I want to use julia to write a code parallel reading data from txt file and saved into a big matrix.
However, I found the matrix seems to be distributed to each CPU and I need each CPU to be tremedous big. How can I prevent the matrix to be distributed?
This is the code
using DelimitedFiles
using LinearAlgebra
using Statistics
using JLD
N = 2120;
ins_force = zeros(N,3,5000);
Force = zeros(N,3,5000,3);
Threads.@threads for i = 1:3
start = time()
file = readdlm(string("Force",5000*(i-1),".txt"))
index = 1;
idx = 1;
while idx < size(file,1)
ins_force[:,:,index] = file[idx+1:idx+N,:];
index = index+1;
idx = idx +N+1;
end
time_end =time()
Force[:,:,:,i] = ins_force;
display(time_end-start)
end
I can use the cell and cell2mat to realize this by code
clc
clear
%% compute ins force
N = 2120;
list = dir(['./Force*'])
n = size(list,1)
index = 1;
Force = cell(1,1,200);
parfor i = 1:200
tic
A = textread(['./Force',num2str(5000*(i-1)),'.txt']);
index = 1
Force_temp= zeros(N,3,5000);
idx = 1;
while idx < size(A,1)
Force_temp(:,:,index) = A(idx+1:idx+N,:);
index = index+1;
idx = idx +N+1;
end
Force{1,1,i} = Force_temp;
toc
end
Force = cell2mat(Force);
Your question is a little unclear to me. Do you want your code to be multithreaded or not multithreaded? Regular Julia matrices are not distributed and all memory is visible to all CPUs when using threads.

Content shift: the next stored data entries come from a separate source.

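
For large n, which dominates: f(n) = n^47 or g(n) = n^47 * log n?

g(n) = n^47 * log n grows faster: extra log n factor -> infinity.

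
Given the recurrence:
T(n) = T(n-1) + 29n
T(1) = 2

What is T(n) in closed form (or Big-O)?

Unrolling: T(n) = 2 + 29*(2 + 3 + ... + n) = 2 + 29*(n(n+1)/2 - 1) = O(n^2).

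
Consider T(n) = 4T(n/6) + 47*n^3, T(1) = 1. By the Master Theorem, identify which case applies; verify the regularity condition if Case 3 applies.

a=4, b=6, f(n)=47*n^3.
log_6(4) = 0.7737 < 3.
f(n) = Omega(n^(0.7737+epsilon)) for some epsilon > 0, so Case 3 is the candidate.
Regularity: a*f(n/b) = 4*47*(n/6)^3 = (4/216)*47*n^3 <= c*f(n) with c = 4/216 < 1. Satisfied.
Case 3: T(n) = Theta(n^3).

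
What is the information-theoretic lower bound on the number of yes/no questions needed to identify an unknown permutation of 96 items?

There are 96! = 991677934870949689209571401541893801158183648651267795444376054838492222809091499987689476037000748982075094738965754305639874560000000000000000000000 permutations. Each yes/no question gives at most 1 bit, so at least ceil(log_2(991677934870949689209571401541893801158183648651267795444376054838492222809091499987689476037000748982075094738965754305639874560000000000000000000000)) = 499 questions are needed.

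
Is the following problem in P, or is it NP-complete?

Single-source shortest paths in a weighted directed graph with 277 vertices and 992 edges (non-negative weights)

This problem is in P: Dijkstra's algorithm runs in O((V+E) log V).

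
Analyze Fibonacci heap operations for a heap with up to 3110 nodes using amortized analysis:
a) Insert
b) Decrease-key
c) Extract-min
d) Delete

Fibonacci heaps use lazy consolidation. Potential function Phi = t + 2m (t = number of trees, m = marked nodes).
- Insert: O(1) actual, Delta Phi = +1 (one new tree) => O(1) amortized.
- Decrease-key: with c cascading cuts, actual cost is O(c); Delta Phi <= c - 2(c-1) + 2 = 4 - c (c new trees; >= c-1 marks cleared; <= 1 new mark). Amortized O(c) + (4 - c) = O(1).
- Extract-min: O(D(n) + t) actual; consolidation drops t to <= D(n)+1, so Delta Phi pays for the t term. D(n) = O(log n) for n = 3110 => O(log n) amortized.
- Delete: decrease-key to -inf then extract-min = O(log n).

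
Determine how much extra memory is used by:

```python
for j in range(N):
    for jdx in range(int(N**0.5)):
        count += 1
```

Space complexity: O(1).
Only a constant amount of auxiliary storage is used; nothing grows with n.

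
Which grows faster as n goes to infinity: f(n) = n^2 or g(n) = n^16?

g(n) = n^16 grows faster: n^16/n^2 = n^14 -> infinity.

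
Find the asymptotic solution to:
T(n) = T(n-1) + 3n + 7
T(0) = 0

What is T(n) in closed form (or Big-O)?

Dominant term in sum is 3*sum(i, i=1..n) = 3*n*(n+1)/2 = O(n^2).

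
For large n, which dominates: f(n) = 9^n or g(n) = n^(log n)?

f(n) = 9^n grows faster: take logs: log(n^(log n)) = (log n)^2, log(9^n) = n log 9; n dominates (log n)^2.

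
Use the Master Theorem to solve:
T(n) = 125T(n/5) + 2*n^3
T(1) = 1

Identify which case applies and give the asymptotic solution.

a=125, b=5, f(n)=2*n^3.
log_5(125) = 3, so n^(log_b(a)) = n^3.
f(n) = Theta(n^3), so Case 2 applies.
T(n) = Theta(n^3 log n).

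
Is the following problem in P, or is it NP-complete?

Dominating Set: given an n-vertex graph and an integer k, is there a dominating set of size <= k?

This problem is NP-complete: reduces from Set Cover (with k part of the input).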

I want the code to be multithreaded. The point is when the same code is running (Julia and Matlab do the almost similar things.). The Julia will Out of Memory. It seems to me that the Matrix is distributed? Maybe I have some misunderstanding for it. But is there other reasons to make the Julia code Out of Memory, for one or two prcessor?
This code is not thread-safe: ins_force is defnied outside of the multithreaded part, but used inside without accounting for the thread-loop index i.

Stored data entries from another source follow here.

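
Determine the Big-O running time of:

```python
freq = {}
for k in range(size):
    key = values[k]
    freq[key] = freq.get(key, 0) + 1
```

Time complexity: O(n).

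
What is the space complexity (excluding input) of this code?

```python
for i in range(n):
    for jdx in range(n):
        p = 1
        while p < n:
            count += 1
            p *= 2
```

Space complexity: O(1).
Only a constant amount of auxiliary storage is used; nothing grows with n.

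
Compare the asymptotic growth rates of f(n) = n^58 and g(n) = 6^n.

g(n) = 6^n grows faster: any exponential with base > 1 dominates every polynomial.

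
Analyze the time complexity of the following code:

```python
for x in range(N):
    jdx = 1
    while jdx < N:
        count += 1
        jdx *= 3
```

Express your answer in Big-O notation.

Time complexity: O(n log n).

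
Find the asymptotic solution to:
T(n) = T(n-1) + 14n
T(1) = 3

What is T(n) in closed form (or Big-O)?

Unrolling: T(n) = 3 + 14*(2 + 3 + ... + n) = 3 + 14*(n(n+1)/2 - 1) = O(n^2).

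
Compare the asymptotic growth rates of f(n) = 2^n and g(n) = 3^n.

g(n) = 3^n grows faster: (3/2)^n -> infinity since 3/2 > 1.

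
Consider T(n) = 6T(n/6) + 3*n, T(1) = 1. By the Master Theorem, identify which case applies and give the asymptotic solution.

a=6, b=6, f(n)=3*n.
log_6(6) = 1, so n^(log_b(a)) = n.
f(n) = Theta(n), so Case 2 applies.
T(n) = Theta(n log n).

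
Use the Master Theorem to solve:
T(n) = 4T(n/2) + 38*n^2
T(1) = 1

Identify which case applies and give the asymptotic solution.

a=4, b=2, f(n)=38*n^2.
log_2(4) = 2, so n^(log_b(a)) = n^2.
f(n) = Theta(n^2), so Case 2 applies.
T(n) = Theta(n^2 log n).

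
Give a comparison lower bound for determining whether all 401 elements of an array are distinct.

In the algebraic decision-tree model, the YES region for element distinctness on 401 elements has 401! connected components (one per ordering). Ben-Or's theorem then gives a lower bound of Omega(log(n!)) = Omega(n log n).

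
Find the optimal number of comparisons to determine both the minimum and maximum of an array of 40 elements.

Naive approach: 78 comparisons (39 for max + 39 for min).
Optimal: Compare elements in pairs first (floor(n/2) = 20 comparisons), then find max among winners and min among losers (19 comparisons each).
Total: ceil(3n/2) - 2 = 58 comparisons. An adversary argument shows this is also a lower bound.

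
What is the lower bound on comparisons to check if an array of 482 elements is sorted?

To verify 482 elements are sorted, we must compare each consecutive pair. Skipping any pair allows an adversary to swap them. Therefore 481 comparisons are necessary and sufficient.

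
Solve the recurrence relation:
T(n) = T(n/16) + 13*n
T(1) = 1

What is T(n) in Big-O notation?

Geometric series: 13*n*(1 + 1/16 + 1/16^2 + ...) = O(n). T(n) = O(n).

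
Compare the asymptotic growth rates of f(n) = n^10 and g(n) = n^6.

f(n) = n^10 grows faster: n^10/n^6 = n^4 -> infinity.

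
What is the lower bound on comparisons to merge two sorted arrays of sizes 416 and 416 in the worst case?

Adversary: with |416 - 416| <= 1 the inputs can be fully interleaved so that every adjacent pair in the merged output comes from different arrays. Then each of the 831 adjacent pairs must be directly compared, or the algorithm cannot determine their relative order. Standard merge meets this bound.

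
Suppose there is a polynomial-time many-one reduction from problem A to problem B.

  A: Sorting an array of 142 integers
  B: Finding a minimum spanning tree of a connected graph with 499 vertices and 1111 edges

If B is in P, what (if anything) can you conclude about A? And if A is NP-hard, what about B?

A poly-time reduction A <=_p B means any A-instance can be transformed to a B-instance in poly time.
If B is in P: compose the reduction with B's poly-time algorithm to solve A in poly time, so A is in P.
If A is NP-hard: every NP problem reduces to A, which reduces to B; composing reductions, every NP problem reduces to B, so B is NP-hard.
(Here in fact A is P and B is P.)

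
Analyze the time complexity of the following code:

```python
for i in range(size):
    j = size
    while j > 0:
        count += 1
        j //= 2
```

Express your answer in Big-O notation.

Time complexity: O(n log n).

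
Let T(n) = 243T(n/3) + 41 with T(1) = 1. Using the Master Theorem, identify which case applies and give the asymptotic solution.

a=243, b=3, f(n)=41.
log_3(243) = 5 > 0.
Since f(n) = O(n^0) is polynomially smaller than n^5, Case 1 applies.
T(n) = Theta(n^5).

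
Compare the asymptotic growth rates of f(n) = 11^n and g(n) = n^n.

g(n) = n^n grows faster: n^n / 11^n = (n/11)^n -> infinity once n > 11.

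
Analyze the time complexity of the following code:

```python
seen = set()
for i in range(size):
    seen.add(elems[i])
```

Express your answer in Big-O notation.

Time complexity: O(n).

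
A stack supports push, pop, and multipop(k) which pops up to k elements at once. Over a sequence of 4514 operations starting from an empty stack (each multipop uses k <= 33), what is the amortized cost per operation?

Each element is pushed exactly once and popped at most once (whether by pop or as part of a multipop). So the total number of individual pops over the whole sequence is at most the number of pushes, which is at most 4514. Total work <= 2 * 4514, hence O(1) amortized per operation.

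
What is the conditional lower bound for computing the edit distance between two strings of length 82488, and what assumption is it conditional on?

Under SETH (the Strong Exponential Time Hypothesis), edit distance on length-82488 strings cannot be computed in O(n^(2-epsilon)) time for any epsilon > 0 (Backurs-Indyk). The reduction is from CNF-SAT via the orthogonal vectors problem.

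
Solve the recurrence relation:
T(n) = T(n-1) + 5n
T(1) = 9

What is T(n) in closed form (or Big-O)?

Unrolling: T(n) = 9 + 5*(2 + 3 + ... + n) = 9 + 5*(n(n+1)/2 - 1) = O(n^2).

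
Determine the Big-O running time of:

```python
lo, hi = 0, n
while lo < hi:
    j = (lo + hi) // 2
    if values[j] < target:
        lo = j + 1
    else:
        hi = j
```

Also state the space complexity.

Time complexity: O(log n).
Space complexity: O(1).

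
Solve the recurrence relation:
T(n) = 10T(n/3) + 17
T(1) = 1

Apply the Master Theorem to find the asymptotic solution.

a=10, b=3, f(n)=17. log_3(10) = 2.096. Case 1 of Master Theorem: T(n) = O(n^2.096).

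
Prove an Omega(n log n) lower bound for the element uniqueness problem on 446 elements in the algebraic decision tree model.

In the algebraic decision tree model, element uniqueness on 446 elements is equivalent to determining which cell of an arrangement of C(446,2) = 99235 hyperplanes x_i = x_j contains the input point. Ben-Or's theorem shows this requires Omega(n log n).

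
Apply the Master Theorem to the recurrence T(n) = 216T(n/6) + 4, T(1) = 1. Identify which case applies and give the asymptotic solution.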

Note that the Matlab version does not have this issue, there Force_temp is defined inside the parfor loop.
Furthermore, this code should be wrapped in a function to avoid usage of global variables, which are type-unstable.
Thank you for your useful suggestions!
Does this seems to be thread_save now?
I am a new parallel user. Iām not sure how to make it safe in Julia.
using DelimitedFiles
using LinearAlgebra
using Statistics
using JLD
N = 2120;
Force = zeros(N,3,5000,3);
function readtxt(i)
ins_force = zeros(N,3,5000);
file = readdlm(string("Force",5000*(i-1),".txt"))
index = 1;
idx = 1;
start =time()
while idx < size(file,1)
ins_force[:,:,index] = file[idx+1:idx+N,:];
index = index+1;
idx = idx +N+1;
end
time_end =time()
display(time_end-start)
return ins_force
end
Threads.@threads for i = 1:3
Force[:,:,:,i] = readtxt(i);
end
Yes. In addition you should define N either as const or as a function parameter to make your inner loop also type-stable.
Maybe this already solves your memory issues?